Giffords’ segment at the Democratic convention was the culmination of a larger segment on gun control, which is part of Biden’s platform.
Biden says that if he’s elected, he would ban the manufacture and sale of assault weapons and high-capacity magazines while buying back those already in communities. He is also pledging to further regulate firearms, expand background checks and close various loopholes used to purchase guns.
Biden has pointed to his past support for other gun control measures while serving in the Senate, including the bill that created the country’s existing background check system.
U.S President Donald Trump has repeatedly vowed to protect the Second Amendment, and has enjoyed the support of the National Rifle Association, which has endorsed him for re-election.
Trump has also spoken about working with Congress on gun control measures, although the initiative was dropped — in public, at least — after Democrats introduced articles of impeachment against Trump in 2019.

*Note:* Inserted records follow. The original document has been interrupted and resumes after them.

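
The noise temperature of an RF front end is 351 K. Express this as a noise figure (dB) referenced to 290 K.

F = 1 + T_e/T₀ = 1 + 351/290 = 2.21034
NF = 10 log₁₀(2.21034) = 3.44 dB

3.44 dB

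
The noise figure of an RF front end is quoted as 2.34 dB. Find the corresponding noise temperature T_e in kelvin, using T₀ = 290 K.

F = 10^(2.34/10) = 1.71396
T_e = (F − 1)·T₀ = (1.71396 − 1) × 290 = 207 K

207 K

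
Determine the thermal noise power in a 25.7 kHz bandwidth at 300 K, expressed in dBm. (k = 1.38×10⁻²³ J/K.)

−129.7 dBm

P_n = kTB = 1.38×10⁻²³ × 300 × 2.57×10⁴ = 1.06×10⁻¹⁶ W
In dBm: 10 log₁₀(1.06×10⁻¹⁶ / 10⁻³) = −129.7 dBm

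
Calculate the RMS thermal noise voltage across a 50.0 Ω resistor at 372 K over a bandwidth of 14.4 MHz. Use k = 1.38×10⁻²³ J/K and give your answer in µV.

V_n = √(4kTRB)
4kTRB = 4 × 1.38×10⁻²³ × 372 × 5.00×10¹ × 1.44×10⁷ = 1.48×10⁻¹¹ V²
V_n = √(1.48×10⁻¹¹) = 3.85×10⁻⁶ V = 3.85 µV

3.85 µV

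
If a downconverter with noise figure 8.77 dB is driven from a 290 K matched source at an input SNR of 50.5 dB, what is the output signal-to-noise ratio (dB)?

41.73 dB

By definition F = SNR_in/SNR_out, so in dB: SNR_out = SNR_in − NF
SNR_out = 50.5 − 8.77 = 41.73 dB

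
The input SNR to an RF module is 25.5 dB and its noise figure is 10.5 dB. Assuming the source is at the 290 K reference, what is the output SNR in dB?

15.0 dB

By definition F = SNR_in/SNR_out, so in dB: SNR_out = SNR_in − NF
SNR_out = 25.5 − 10.5 = 15.0 dB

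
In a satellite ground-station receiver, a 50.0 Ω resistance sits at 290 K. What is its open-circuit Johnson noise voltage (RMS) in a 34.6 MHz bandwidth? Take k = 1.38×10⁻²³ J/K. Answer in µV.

V_n = √(4kTRB)
4kTRB = 4 × 1.38×10⁻²³ × 290 × 5.00×10¹ × 3.46×10⁷ = 2.77×10⁻¹¹ V²
V_n = √(2.77×10⁻¹¹) = 5.26×10⁻⁶ V = 5.26 µV

5.26 µV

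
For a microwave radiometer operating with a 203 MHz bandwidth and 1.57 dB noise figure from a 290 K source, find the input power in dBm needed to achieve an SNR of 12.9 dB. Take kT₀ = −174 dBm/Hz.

Sensitivity = −174 + 10 log₁₀(B) + NF + SNR_min
= −174 + 83.07 + 1.57 + 12.9
= −76.46 dBm → −76.5 dBm

−76.5 dBm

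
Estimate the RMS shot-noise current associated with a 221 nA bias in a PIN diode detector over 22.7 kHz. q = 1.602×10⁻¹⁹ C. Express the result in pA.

40.1 pA

I_n = √(2qI·B)
2qI·B = 2 × 1.602×10⁻¹⁹ × 2.21×10⁻⁷ × 2.27×10⁴ = 1.61×10⁻²¹ A²
I_n = √(1.61×10⁻²¹) = 4.01×10⁻¹¹ A = 40.1 pA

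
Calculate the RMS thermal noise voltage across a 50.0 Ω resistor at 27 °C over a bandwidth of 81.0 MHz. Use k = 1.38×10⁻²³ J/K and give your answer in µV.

8.19 µV

T = 27 °C + 273.15 = 300.15 K
V_n = √(4kTRB)
4kTRB = 4 × 1.38×10⁻²³ × 300.15 × 5.00×10¹ × 8.10×10⁷ = 6.71×10⁻¹¹ V²
V_n = √(6.71×10⁻¹¹) = 8.19×10⁻⁶ V = 8.19 µV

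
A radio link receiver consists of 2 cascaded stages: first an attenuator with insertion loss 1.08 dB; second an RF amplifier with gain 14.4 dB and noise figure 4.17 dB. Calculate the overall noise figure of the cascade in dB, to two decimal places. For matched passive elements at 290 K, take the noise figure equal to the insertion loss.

Convert to linear (a loss of L dB is a gain of −L dB): F_i = 10^(NF_i/10), G_i = 10^(G_i,dB/10)
  Stage 1: F_1 = 10^(1.08/10) = 1.282, G_1 = 10^(−1.08/10) = 0.7798
  Stage 2: F_2 = 10^(4.17/10) = 2.612, G_2 = 10^(14.4/10) = 27.54
Friis cascade:
  F = 1.282 + (2.612 − 1)/0.7798 = 3.350
NF = 10 log₁₀(3.350) = 5.25 dB

5.25 dB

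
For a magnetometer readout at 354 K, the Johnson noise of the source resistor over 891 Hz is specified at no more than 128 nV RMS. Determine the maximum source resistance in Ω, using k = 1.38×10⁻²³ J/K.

Johnson–Nyquist: V_n = √(4kTRB) ⇒ R = V_n² / (4kTB)
4kTB = 4 × 1.38×10⁻²³ × 354 × 8.91×10² = 1.74×10⁻¹⁷
R = (1.28×10⁻⁷)² / 1.74×10⁻¹⁷ = 9.41×10² Ω = 941 Ω

941 Ω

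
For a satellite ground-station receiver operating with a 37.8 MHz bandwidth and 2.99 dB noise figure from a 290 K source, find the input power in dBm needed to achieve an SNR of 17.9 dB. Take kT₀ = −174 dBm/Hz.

−77.3 dBm

Sensitivity = −174 + 10 log₁₀(B) + NF + SNR_min
= −174 + 75.77 + 2.99 + 17.9
= −77.34 dBm → −77.3 dBm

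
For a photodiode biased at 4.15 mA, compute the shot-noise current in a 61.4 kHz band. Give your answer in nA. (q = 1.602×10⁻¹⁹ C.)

I_n = √(2qI·B)
2qI·B = 2 × 1.602×10⁻¹⁹ × 4.15×10⁻³ × 6.14×10⁴ = 8.16×10⁻¹⁷ A²
I_n = √(8.16×10⁻¹⁷) = 9.04×10⁻⁹ A = 9.04 nA

9.04 nA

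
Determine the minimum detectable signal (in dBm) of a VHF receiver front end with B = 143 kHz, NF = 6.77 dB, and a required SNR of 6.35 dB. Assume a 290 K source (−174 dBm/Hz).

Sensitivity = −174 + 10 log₁₀(B) + NF + SNR_min
= −174 + 51.55 + 6.77 + 6.35
= −109.33 dBm → −109.3 dBm

−109.3 dBm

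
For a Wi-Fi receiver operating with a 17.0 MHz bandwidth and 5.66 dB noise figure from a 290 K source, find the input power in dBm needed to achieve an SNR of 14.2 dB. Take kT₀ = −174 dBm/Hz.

Sensitivity = −174 + 10 log₁₀(B) + NF + SNR_min
= −174 + 72.3 + 5.66 + 14.2
= −81.84 dBm → −81.8 dBm

−81.8 dBm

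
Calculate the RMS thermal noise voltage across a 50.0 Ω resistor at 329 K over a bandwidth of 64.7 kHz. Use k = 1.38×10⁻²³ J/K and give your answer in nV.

242 nV

V_n = √(4kTRB)
4kTRB = 4 × 1.38×10⁻²³ × 329 × 5.00×10¹ × 6.47×10⁴ = 5.88×10⁻¹⁴ V²
V_n = √(5.88×10⁻¹⁴) = 2.42×10⁻⁷ V = 242 nV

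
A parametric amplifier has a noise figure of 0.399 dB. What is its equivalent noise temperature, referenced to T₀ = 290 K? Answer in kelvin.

27.9 K

F = 10^(0.399/10) = 1.09623
T_e = (F − 1)·T₀ = (1.09623 − 1) × 290 = 27.9 K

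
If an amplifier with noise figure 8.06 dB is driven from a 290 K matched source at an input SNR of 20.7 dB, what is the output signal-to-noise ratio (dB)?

By definition F = SNR_in/SNR_out, so in dB: SNR_out = SNR_in − NF
SNR_out = 20.7 − 8.06 = 12.64 dB

12.64 dB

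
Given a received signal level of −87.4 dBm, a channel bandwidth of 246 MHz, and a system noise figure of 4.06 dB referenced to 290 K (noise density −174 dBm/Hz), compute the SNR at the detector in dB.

Noise floor: N = −174 + 10 log₁₀(B) + NF
10 log₁₀(2.46×10⁸) = 83.91 dB
N = −174 + 83.91 + 4.06 = −86.03 dBm
SNR = P_sig − N = −87.4 − (−86.03) = −1.37 dB → −1.4 dB

−1.4 dB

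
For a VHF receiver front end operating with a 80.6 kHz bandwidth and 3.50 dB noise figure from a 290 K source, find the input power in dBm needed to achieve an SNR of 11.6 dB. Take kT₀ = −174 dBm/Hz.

Sensitivity = −174 + 10 log₁₀(B) + NF + SNR_min
= −174 + 49.06 + 3.50 + 11.6
= −109.84 dBm → −109.8 dBm

−109.8 dBm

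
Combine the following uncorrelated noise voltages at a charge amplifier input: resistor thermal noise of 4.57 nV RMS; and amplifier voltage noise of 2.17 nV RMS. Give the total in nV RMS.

5.06 nV

Uncorrelated sources add in power (mean-square): V_tot = √(ΣV_i²)
V_tot = √[(4.57×10⁻⁹)² + (2.17×10⁻⁹)²] = 5.06×10⁻⁹ V = 5.06 nV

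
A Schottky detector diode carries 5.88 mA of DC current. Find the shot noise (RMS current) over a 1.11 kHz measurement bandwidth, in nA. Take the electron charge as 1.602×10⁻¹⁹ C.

I_n = √(2qI·B)
2qI·B = 2 × 1.602×10⁻¹⁹ × 5.88×10⁻³ × 1.11×10³ = 2.09×10⁻¹⁸ A²
I_n = √(2.09×10⁻¹⁸) = 1.45×10⁻⁹ A = 1.45 nA

1.45 nA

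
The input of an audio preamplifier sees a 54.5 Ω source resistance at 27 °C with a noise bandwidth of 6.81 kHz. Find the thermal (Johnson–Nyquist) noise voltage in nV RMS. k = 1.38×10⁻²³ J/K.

78.4 nV

T = 27 °C + 273.15 = 300.15 K
V_n = √(4kTRB)
4kTRB = 4 × 1.38×10⁻²³ × 300.15 × 5.45×10¹ × 6.81×10³ = 6.15×10⁻¹⁵ V²
V_n = √(6.15×10⁻¹⁵) = 7.84×10⁻⁸ V = 78.4 nV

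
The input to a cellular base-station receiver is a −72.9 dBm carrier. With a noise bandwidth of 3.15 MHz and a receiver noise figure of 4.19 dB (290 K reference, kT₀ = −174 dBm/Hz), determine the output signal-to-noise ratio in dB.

31.9 dB

Noise floor: N = −174 + 10 log₁₀(B) + NF
10 log₁₀(3.15×10⁶) = 64.98 dB
N = −174 + 64.98 + 4.19 = −104.83 dBm
SNR = P_sig − N = −72.9 − (−104.83) = 31.93 dB → 31.9 dB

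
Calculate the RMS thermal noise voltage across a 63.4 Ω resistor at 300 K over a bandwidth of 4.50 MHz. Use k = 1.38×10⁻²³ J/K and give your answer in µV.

V_n = √(4kTRB)
4kTRB = 4 × 1.38×10⁻²³ × 300 × 6.34×10¹ × 4.50×10⁶ = 4.72×10⁻¹² V²
V_n = √(4.72×10⁻¹²) = 2.17×10⁻⁶ V = 2.17 µV

2.17 µV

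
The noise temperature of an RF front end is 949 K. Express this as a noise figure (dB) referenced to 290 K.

F = 1 + T_e/T₀ = 1 + 949/290 = 4.27241
NF = 10 log₁₀(4.27241) = 6.31 dB

6.31 dB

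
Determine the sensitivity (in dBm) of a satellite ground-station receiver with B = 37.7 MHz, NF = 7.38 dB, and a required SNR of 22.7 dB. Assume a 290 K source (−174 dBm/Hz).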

To date, Trump’s only major gun control move came after the Parkland school shooting in 2018, when he ordered the Justice Department to issue a ban on bump stocks, the device used to convert semi-automatic weapons into fully automatic weapons. Bump stocks were used in the Las Vegas mass shooting that killed 58 people, the deadliest shooting in U.S. history.
A sweeping gun control bill focused on schools was passed by the Democrat-controlled House of Representatives that same year. However, the Republican-controlled Senate has yet to vote on the measure.
Data from the U.S. Centres for Disease Control and Prevention says between 30,000 and 40,000 people have died from gun violence every year between 1999 and 2017. The U.S. also leads the world in mass shootings, accounting for nearly a third of all such acts globally between 1966 and 2012.